Non-respect du RGPD : nullité d’un contrat de création d’un site internet non conforme au droit des données à caractère personnel.
Après avoir retenu que le non-respect du RGPD pouvait constituer un acte de concurrence déloyale (Tribunal judiciaire de Paris 15 avril 2022 n°19/12628), les juges ont pour la première fois jugé que la méconnaissance de la réglementation en matière de données personnelles puisse servir à justifier l’annulation d’un contrat de création de site internet pour erreur sur les qualités essentielles du site internet (Cour d’appel de Grenoble, Chambre commerciale, 12 janvier 2023 n°21/03701).
Les faits de l’espèce étaient relativement simples. En mars 2016, une société X exerçant l’activité d’opticien a conclu un contrat avec la société Y portant sur la création, l’installation et la maintenance d’un site internet dédié à cette activité professionnelle.
Après avoir demandé la résiliation unilatérale dudit contrat en juin 2016, la société X a cessé de régler ses mensualités à compter de novembre 2017.
Cette dernière a été condamnée en première instance à verser des indemnités au profit de la société Y.
En appel, la société X accusait la société Y d’être à l’origine de plusieurs manquements en matière de données personnelles, et notamment :
- le dépôt et la collecte de cookies sur le site internet en méconnaissance des règles applicables en la matière (défaut d’information et de consentement des internautes) ;
- le défaut d’information sur les traitements de données à caractère personnel dans le formulaire de contact.
La Cour d’appel de Grenoble a reproché à la société Y de ne pas avoir porté à la connaissance de la société X « un élément essentiel concernant le site qu’elle a conçu et installé. Le fait que le site ait fait l’objet d’une réception sans réserve ni observation ne peut pallier ce manque d’information, l’appelante n’étant pas une spécialiste en la matière ».
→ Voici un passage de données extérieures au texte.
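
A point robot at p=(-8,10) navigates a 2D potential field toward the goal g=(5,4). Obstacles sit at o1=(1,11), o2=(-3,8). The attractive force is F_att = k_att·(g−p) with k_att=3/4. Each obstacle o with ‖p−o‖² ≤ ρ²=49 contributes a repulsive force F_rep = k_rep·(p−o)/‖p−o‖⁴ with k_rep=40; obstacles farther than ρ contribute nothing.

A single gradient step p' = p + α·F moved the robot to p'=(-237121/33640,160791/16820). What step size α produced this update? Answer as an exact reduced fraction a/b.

F_att = 3/4·(g−p) = 3/4·(13,-6) = (9.7500,-4.5000)
o1: d²=82 > ρ²=49 → inactive
o2: d²=29 ≤ ρ²=49; F_rep = 40·(-5,2)/29² = (-0.2378,0.0951)
F = F_att + ΣF_rep = (9.5122,-4.4049)
Δp = p'−p = (0.9512,-0.4405); α = Δx/Fx = (31999/33640) / (31999/3364) = 1/10
check: Δy/Fy = (-7409/16820) / (-7409/1682) = 1/10 ✓

α = 1/10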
Partant, elle en a déduit que « le contrat est nul pour erreur sur une qualité essentielle du site internet, puisque la société X pouvait s’attendre légitimement à ce que le site ne collecte pas illégalement des données personnelles ».
Cet arrêt est une illustration parfaite de l’influence du droit des données à caractère personnel sur le droit des contrats.
Il rappelle par ailleurs la nécessité de respecter un processus contractuel rigoureux notamment par l’élaboration d’un cahier des charges et l’obligation pour les prestataires de services informatiques d’être transparent concernant les traitements de données mis en œuvre et l’obligation d’assurer leur conformité.